Павел Алексеевич сначала во все глаза смотрел на невиданную разновидность человечества.
«Шпики невежественны и глупы», — сказал он себе, не доезжая Харькова, и попросил оставить его в покое.
Всю дорогу жгла его мысль о разорении. Года два мечтал он об издании художественного журнала типа «Югенд» или «Антенеум», ан вот как слагается жизнь! С его личным состоянием можно открыть разве только чулочно-вязальную мастерскую!
Вечереющая Москва, безлюдная, без движения, в обломках сокрушенных баррикад, придушенно скрипела снегом под полозьями саней. Извозчик свернул в переулки. Над городом висело небо. Павел Алексеевич никогда не видал его в Москве. Оно темнело, и на нем проступал месяц.
«Две трети суток стоит над городом мрак, и в темноте начинает ломить глаза от мороза. От Ледовитого океана, от Верхоянска досягает до этого города дьяволово дыхание стужи. В один кусок льда смерзается земля Российской империи. Дьявол противится живому».
— Стой!
Патруль из каких-то штатских. Ражие морды, запах говядины и колониальных товаров. Черная сотня.
— Кто такой?
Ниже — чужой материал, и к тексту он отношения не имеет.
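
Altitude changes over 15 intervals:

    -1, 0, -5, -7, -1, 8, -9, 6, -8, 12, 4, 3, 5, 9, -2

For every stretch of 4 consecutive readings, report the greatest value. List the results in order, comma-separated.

[-1, 0, -5, -7] → max 0
[0, -5, -7, -1] → max 0
[-5, -7, -1, 8] → max 8
[-7, -1, 8, -9] → max 8
[-1, 8, -9, 6] → max 8
[8, -9, 6, -8] → max 8
[-9, 6, -8, 12] → max 12
[6, -8, 12, 4] → max 12
[-8, 12, 4, 3] → max 12
[12, 4, 3, 5] → max 12
[4, 3, 5, 9] → max 9
[3, 5, 9, -2] → max 9

0, 0, 8, 8, 8, 8, 12, 12, 12, 12, 9, 9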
Откуда едете, куда скачете? Пачпорт…
Чиркнул. Кулак заиграл розовым. Свет прыгнул на мясистый нос и проскакал по развернутой книжке.
— Проезжайте, ваше степенство. Только держитесь по Садовой, большими улицами спокойнее. Крамольник больше темноту сейчас любит. Трогай, извозчик!
— Эх! Бобры у него на шубе какие! — услыхал Павел Алексеевич за спиной тот же голос.
Где-то вдали раздалось несколько выстрелов. Выехали на Сухаревскую площадь.
— Что это за зарево там, в стороне Тверской?
— Пресня догорает, — хмуро ответил извозчик.
10
В аптеке стоял сумрак, за окнами светлел снег, разноцветные пузыри одинаково темно пухли на подоконниках.
Павел Алексеевич стоял и ждал, никто не выходил, тогда он еще раз подошел к двери, рывком открыл ее, колокольчик задребезжал, тонко подхватили склянки. Ни ответа ни привета. Кашлянул. Помычал что-то. Мычанье осветило аптеку желтым пламенем. Испуганно оглянулся. Кто-то беззвучно вошел с лампой.
— Что вам угодно?
— Вы не нуждаетесь в фарфоровой посуде? — произнес посетитель слова пароля.
Из-за наклоненной — вот-вот упадет из рук — лампы на него посмотрело горе. Да, именно таким представлялся готовому, прирожденному опыту воображения Павла Алексеевича взгляд человеческого несчастья. Молодое, изможденное, как бы отозвавшееся всем болезням, приносимым в аптеку, еврейское лицо, отороченное первой порослью бородки, освещалось скорбными черными глазами, лихорадочно мерцавшими в опухших, заплаканных веках.
Молодой человек отрицательно замотал головой.
Елагин повторил:
— Вы не нуждаетесь в фарфоровой посуде?
И не услышал условного ответа. Повременил. Человек почти бросил лампу на прилавок. Он дрожал.
— Нет, нет, нам ничего не надо.
Павел Алексеевич оторопел.
Ему стало казаться, что он перепутал спасительную белиберду и попал в ловушку. Решился на отчаянное и ляпнул:
— Мне нужен товарищ «Пригородный». Я ему должен предложить фарфор.
— Товарищ «Пригородный» — это Изя, мой брат. Я не знаю вас, вы пришли на явку, а его нет в живых. Извините меня, но я два дня потерял память. Солдаты подняли его на штыки, я видел своими глазами. Сейчас.
Он вышел. За окнами засиял снег.
Вскоре, с тою же лампой, появился человек в студенческой тужурке, с заспанным лицом и совершенно осипшим голосом.